Wairoa Star – May 2017

This quarter’s Profit magazine has a fantastic set of positive stories about Wairoa. It outlines the town’s present and future prospects, as well as profiling a number of successful business owners, entrepreneurs, innovators and those who have moved for lifestyle reasons – and who are loving all that Wairoa has to offer. Copies of this free magazine can be picked up from the Wairoa District Council offices.

I have written about the benefits of a Wairoa lifestyle many times but it is great to see an outside magazine take note and report on everything great about the town and the region. Long gone are the days when the only thing ever reported about Wairoa was negative.

I am not saying that everything is perfect and that we can’t do better, because of course there is always room for continuous improvement, but I do get the real sense that things are on the right track in terms of cultivating economic development, celebrating cultural diversity and promoting positive stories.

If I am honest, however, I still have grave concerns about the level of policing across the region. Last time I wrote about this issue, I expressed my understanding that the current announcements around a 24/7 station should mean at least 6 more sworn officers into the community (two to get staffing levels up to what they should be currently and at least four to ensure that the promise of a 24/7 station is delivered upon). I have been led to believe that this might not be the case, and the four promised with the 24/7 station may well include the two vacant positions. If so, this is wrong and unfair.
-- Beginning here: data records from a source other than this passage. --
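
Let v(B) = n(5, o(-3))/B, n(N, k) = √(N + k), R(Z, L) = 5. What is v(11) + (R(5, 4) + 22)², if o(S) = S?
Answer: 729 + √2/11 ≈ 729.13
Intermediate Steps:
v(B) = √2/B (v(B) = √(5 - 3)/B = √2/B)
v(11) + (R(5, 4) + 22)² = √2/11 + (5 + 22)² = √2*(1/11) + 27² = √2/11 + 729 = 729 + √2/11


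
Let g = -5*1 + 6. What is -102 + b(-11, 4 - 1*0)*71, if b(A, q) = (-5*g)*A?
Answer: 3803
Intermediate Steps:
g = 1 (g = -5 + 6 = 1)
b(A, q) = -5*A (b(A, q) = (-5*1)*A = -5*A)
-102 + b(-11, 4 - 1*0)*71 = -102 - 5*(-11)*71 = -102 + 55*71 = -102 + 3905 = 3803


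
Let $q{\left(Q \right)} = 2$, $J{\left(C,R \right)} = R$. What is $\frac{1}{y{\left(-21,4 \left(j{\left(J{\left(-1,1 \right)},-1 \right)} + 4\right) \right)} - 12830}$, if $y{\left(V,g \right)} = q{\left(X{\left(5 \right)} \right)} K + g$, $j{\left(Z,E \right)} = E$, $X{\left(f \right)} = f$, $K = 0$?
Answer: $- \frac{1}{12818} \approx -7.8015 \cdot 10^{-5}$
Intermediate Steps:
$y{\left(V,g \right)} = g$ ($y{\left(V,g \right)} = 2 \cdot 0 + g = 0 + g = g$)
$\frac{1}{y{\left(-21,4 \left(j{\left(J{\left(-1,1 \right)},-1 \right)} + 4\right) \right)} - 12830} = \frac{1}{4 \left(-1 + 4\right) - 12830} = \frac{1}{4 \cdot 3 - 12830} = \frac{1}{12 - 12830} = \frac{1}{-12818} = - \frac{1}{12818}$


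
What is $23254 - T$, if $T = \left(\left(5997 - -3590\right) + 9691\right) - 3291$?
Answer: $7267$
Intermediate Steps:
$T = 15987$ ($T = \left(\left(5997 + 3590\right) + 9691\right) - 3291 = \left(9587 + 9691\right) - 3291 = 19278 - 3291 = 15987$)
$23254 - T = 23254 - 15987 = 7267$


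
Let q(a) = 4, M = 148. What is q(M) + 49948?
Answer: 49952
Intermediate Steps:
q(M) + 49948 = 4 + 49948 = 49952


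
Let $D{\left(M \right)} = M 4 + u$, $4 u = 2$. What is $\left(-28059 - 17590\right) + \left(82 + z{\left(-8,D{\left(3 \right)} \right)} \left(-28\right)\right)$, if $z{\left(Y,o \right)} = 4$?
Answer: $-45679$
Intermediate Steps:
$u = \frac{1}{2}$ ($u = \frac{1}{4} \cdot 2 = \frac{1}{2} \approx 0.5$)
$D{\left(M \right)} = \frac{1}{2} + 4 M$ ($D{\left(M \right)} = M 4 + \frac{1}{2} = 4 M + \frac{1}{2} = \frac{1}{2} + 4 M$)
$\left(-28059 - 17590\right) + \left(82 + z{\left(-8,D{\left(3 \right)} \right)} \left(-28\right)\right) = \left(-28059 - 17590\right) + \left(82 + 4 \left(-28\right)\right) = -45649 + \left(82 - 112\right) = -45649 - 30 = -45679$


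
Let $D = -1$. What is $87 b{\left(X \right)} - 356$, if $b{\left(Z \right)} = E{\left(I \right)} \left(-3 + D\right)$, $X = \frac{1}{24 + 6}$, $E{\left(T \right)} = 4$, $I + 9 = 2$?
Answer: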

I am a huge believer in the value of community policing as this model allows police officers the time to proactively engage with their communities in a way that adds value and, according to world’s best practise, prevent crime. If all Police are doing is reacting to incidents and continuously chasing their tails, then this impacts on their ability to develop close positive relationships with key stakeholders.

Everyone knows that the current policing situation in Wairoa is unsustainable. It is one of the reasons why Wairoa was the first cab of the proverbial rack to go 24/7, but if the staffing levels aren’t sufficient to deliver on community expectations, then it becomes just another empty promise.

Let’s all hope that the rumours I have heard are just that: rumours, and Wairoa ends up with the level of police staffing required to keep our communities safe and put the bad guys behind bars. I will let you know the result of my investigations into this.